The rioting comes at the end of a two-month national debate that Macron organized to respond to protesters’ concerns about sinking living standards, stagnant wages and high unemployment.

After the weekly protests dwindled recently, protesters were hoping to breathe new life into their movement against a president who they see as favoring the elite.

The violence started Saturday when protesters threw smoke bombs and other objects at officers along the famed avenue — scene of repeated past rioting — and started pounding on the windows of a police van, prompting riot police to retreat.

Simultaneous fires were also put out from two burning newspaper kiosks, which sent black smoke high into the sky. Several protesters smiled as they posed for a photo in front of one the kiosk’s charred remains.

Demonstrators also targeted symbols of the luxury industry, as shops including brands Hugo Boss and Lacoste were smashed up and pillaged, and mannequins thrown out of the broken windows. A posh eatery called Fouquet’s, which is associated with politicians and celebrities, was vandalized and set on fire. A vehicle burned outside the luxury boutique Kenzo, one of many blazes on and around the Champs-Elysees.

Interior Minister Christophe Castaner said up to 8,000 demonstrators were in Paris on Saturday, including 1,500 “ultraviolent ones that are there to smash things up.”

Castaner ordered police to retaliate against these “inadmissible” acts, condemning those who “call for violence and are here to ferment chaos in Paris.”

Paris police told The Associated Press that 82 people were arrested by mid-afternoon. Police closed down several streets and fanned out around the Right Bank.
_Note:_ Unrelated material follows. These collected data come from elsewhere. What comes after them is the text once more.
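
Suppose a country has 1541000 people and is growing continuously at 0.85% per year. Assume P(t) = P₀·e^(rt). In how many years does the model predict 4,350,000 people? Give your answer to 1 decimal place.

t ≈ 122.1 years

4350000 = 1541000 · e^(0.0085·t)
t = ln(4350000/1541000) / 0.0085 = ln(2.82284) / 0.0085 = 1.03774 / 0.0085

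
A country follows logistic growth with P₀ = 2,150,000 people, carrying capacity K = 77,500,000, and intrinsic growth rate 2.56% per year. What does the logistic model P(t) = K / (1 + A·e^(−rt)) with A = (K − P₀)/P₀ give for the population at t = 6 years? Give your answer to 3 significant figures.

≈ 2,500,000 people

A = (77500000 − 2150000)/2150000 = 35.04651
P(6) = 77500000 / (1 + 35.04651·e^(−0.0256·6)) = 77500000 / (1 + 35.04651·0.857615)
= 77500000 / 31.05641 ≈ 2495458.75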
Yellow vest groups representing teachers, unemployed people and labor unions were among those that organized dozens of rallies and marches Saturday in the capital and around France.
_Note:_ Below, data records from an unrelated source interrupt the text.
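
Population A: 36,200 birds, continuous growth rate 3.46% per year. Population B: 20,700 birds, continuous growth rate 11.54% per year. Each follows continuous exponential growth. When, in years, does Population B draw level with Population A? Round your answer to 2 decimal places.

t ≈ 6.92 years

36200·e^(0.0346t) = 20700·e^(0.1154t)
36200/20700 = e^((0.1154 − 0.0346)t) → ln(1.74879) = 0.0808·t
t = 0.55893 / 0.0808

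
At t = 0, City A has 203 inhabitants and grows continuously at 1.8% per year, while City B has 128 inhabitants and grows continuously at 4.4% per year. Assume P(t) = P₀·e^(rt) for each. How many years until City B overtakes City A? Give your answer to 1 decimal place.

t ≈ 17.7 years

203·e^(0.018t) = 128·e^(0.044t)
203/128 = e^((0.044 − 0.018)t) → ln(1.58594) = 0.026·t
t = 0.46118 / 0.026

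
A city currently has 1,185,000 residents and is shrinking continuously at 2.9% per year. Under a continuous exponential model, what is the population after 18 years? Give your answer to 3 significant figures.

P(18) = 1185000 · e^(-0.029·18) = 1185000 · e^(-0.522)
= 1185000 · 0.59333 ≈ 703099.24

≈ 703,000 residents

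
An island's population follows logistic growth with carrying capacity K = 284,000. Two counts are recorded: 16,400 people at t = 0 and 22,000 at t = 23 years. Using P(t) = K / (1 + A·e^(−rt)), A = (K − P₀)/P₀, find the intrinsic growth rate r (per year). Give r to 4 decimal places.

A = (284000 − 16400)/16400 = 16.31707
22000 = 284000/(1 + 16.31707·e^(−r·23)) → e^(−23r) = (12.90909 − 1)/16.31707 = 0.729855
r = −ln(0.729855)/23 = 0.31491/23

r ≈ 0.0137 per year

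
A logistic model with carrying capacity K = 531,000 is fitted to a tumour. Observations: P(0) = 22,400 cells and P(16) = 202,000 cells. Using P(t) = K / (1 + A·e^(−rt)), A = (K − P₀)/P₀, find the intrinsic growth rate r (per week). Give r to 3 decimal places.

A = (531000 − 22400)/22400 = 22.70536
202000 = 531000/(1 + 22.70536·e^(−r·16)) → e^(−16r) = (2.62871 − 1)/22.70536 = 0.071733
r = −ln(0.071733)/16 = 2.63481/16

r ≈ 0.165 per week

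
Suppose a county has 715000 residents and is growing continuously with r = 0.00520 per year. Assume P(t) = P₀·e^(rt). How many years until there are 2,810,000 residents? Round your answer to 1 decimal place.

t ≈ 263.2 years

2810000 = 715000 · e^(0.0052·t)
t = ln(2810000/715000) / 0.0052 = ln(3.93007) / 0.0052 = 1.36866 / 0.0052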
Protesters dismiss Macron’s national debate on the economy as empty words and a campaign ploy by Macron to gain support for the European Parliament elections in May. Protesters are angry over high taxes and Macron policies seen as coddling business.

“Those who participated in this great debate are mostly retirees and upper middle class, meaning Macron’s electorate, even though we understood this great national debate was supposed to respond to the yellow vest crisis,” lawyer and protester Francois Boulo told Europe-1 radio.